Several of these Canadian pioneers achieved enormous wealth and worldwide fame, such as Louis B. Mayer and Mary Pickford who were, in their day, two of the most powerful personalities in Hollywood. From the late 1920s to the mid-1930s, Canadian female actresses were amongst the greatest box office draws. The Academy Award for Best Actress was won by Canadian women three years in a row:
- 1929 - Mary Pickford in Coquette
- 1930 - Norma Shearer in The Divorcee
- 1931 - Marie Dressler in Min and Bill

Foster recounts the feelings and deep loyalty of Louis B. Mayer. Although he had become a naturalized American citizen, Mayer was known to hire Canadian compatriots on the spot, as Saint John, New Brunswick native Walter Pidgeon later recalled:

Without another word he called his secretary, Ida Koverman. "Ida..." he said, "prepare a contract for this man from Saint John, he will tell you his name, and Ida, add another fifty dollars a week on the contract for a good Canadian." We shook hands and just like that I was under contract to MGM. "You do act, don't you?" he asked. I nodded and left the room.

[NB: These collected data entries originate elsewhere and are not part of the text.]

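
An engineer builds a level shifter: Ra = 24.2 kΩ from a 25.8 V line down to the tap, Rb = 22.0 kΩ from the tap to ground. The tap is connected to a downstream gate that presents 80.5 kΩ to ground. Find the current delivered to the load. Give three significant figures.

I_L ≈ 0.134 mA

Rb‖R_L = 17.28 kΩ; V_out = 25.8 × 17.28/41.48 = 10.75 V.
I_L = V_out / R_L = 10.75 / 80.5 kΩ = 0.134 mA.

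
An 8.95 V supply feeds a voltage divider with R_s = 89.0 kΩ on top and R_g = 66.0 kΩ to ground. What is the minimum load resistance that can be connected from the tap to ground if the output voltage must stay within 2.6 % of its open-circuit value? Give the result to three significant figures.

Output resistance R_th = R_s‖R_g = (89.0 × 66.0)/155.0 = 37.90 kΩ.
The fractional drop is R_th/(R_th + R_L); requiring this ≤ 0.0260 gives R_L ≥ R_th(1/0.0260 − 1) = 37.90 × 37.46 = 1.42 MΩ.

R_L(min) ≈ 1.42 MΩ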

Several Canadian expatriates also saw their careers decline and died before the age of 55. Florence Lawrence, the "first real movie star", the Biograph Girl in Hollywood history, who appeared in more than 270 movies, committed suicide at the age of 52. She is buried in unmarked grave in the Hollywood Cemetery. Marie Prevost, who was a leading lady during the mid-1920s, suffered from depression after the death of her mother in 1926. In 1937, she died of acute alcoholism and malnutrition at the age of 38. Florence La Badie died of injuries she sustained in a car accident in August 1917 at the age of 29. Jack Pickford, Mary Pickford's younger brother, died at age 36 from what was then known as multiple neuritis, while his sister Lottie died of a heart attack at age 43.